The results of a recent study suggest patients with a substance use disorder (SUD), especially an opioid use disorder (OUD), are at a much higher risk of contracting COVID-19.1

Investigators studied data from the IBM Watson Health Explorys EMR database, which includes medical record information of more than 73 million people treated at 360 hospitals across all 50 states.

After adjusting for age, race, gender, and insurance type, the authors found patients with an OUD were 10.2 times more likely than the general population to contract COVID-19, followed by those with tobacco use disorder (8.2 times more likely), alcohol use disorder (7.8 times more likely), cocaine use disorder (6.5 times more likely), and cannabis use disorder (5.3 times more likely).

Patients with a SUD also exhibited much higher rates of hospitalization and death from COVID-19. Further, those with a recent diagnosis of a SUD had a higher prevalence for many conditions when compared with the general population. For example, 22% of patients with a recent SUD diagnosis had asthma vs. 6.89% of the general population, 18.86% had COPD vs. 4.64% of the general population, and 72.67% had cardiovascular disease vs. 23.34% of the general population.

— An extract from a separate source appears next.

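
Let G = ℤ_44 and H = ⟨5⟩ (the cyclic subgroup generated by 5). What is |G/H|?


|⟨5⟩| = n / gcd(5, 44) = 44 / 1 = 44
H is normal (ℤ_44 is abelian).
|G/H| = |G| / |H| = 44 / 44 = 1

|G/H| = 1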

The findings also uncovered evidence of racial disparities. The authors noted the prevalence of many of these chronic conditions was higher in African American patients than it was in white patients. Hospitalization and mortality rates were significantly higher among African American patients diagnosed with a SUD vs. white patients who were diagnosed with a SUD. “It is incumbent upon clinicians to meet the unique challenges of caring for this vulnerable population, just as they would any other high-risk group,” Nora D. Volkow, MD, study co-author and director of the National Institute on Drug Abuse, said in a statement.2


  1. Wang QQ, Kaelber DC, Xu R, Volkow ND. COVID-19 risk and outcomes in patients with substance use disorders: Analyses from electronic health records in the United States. Mol Psychiatry 2020; Sep 14. doi: 10.1038/s41380-020-00880-7. [Online ahead of print].
  2. National Institutes of Health. Substance use disorders linked to COVID-19 susceptibility. Sept. 14, 2020.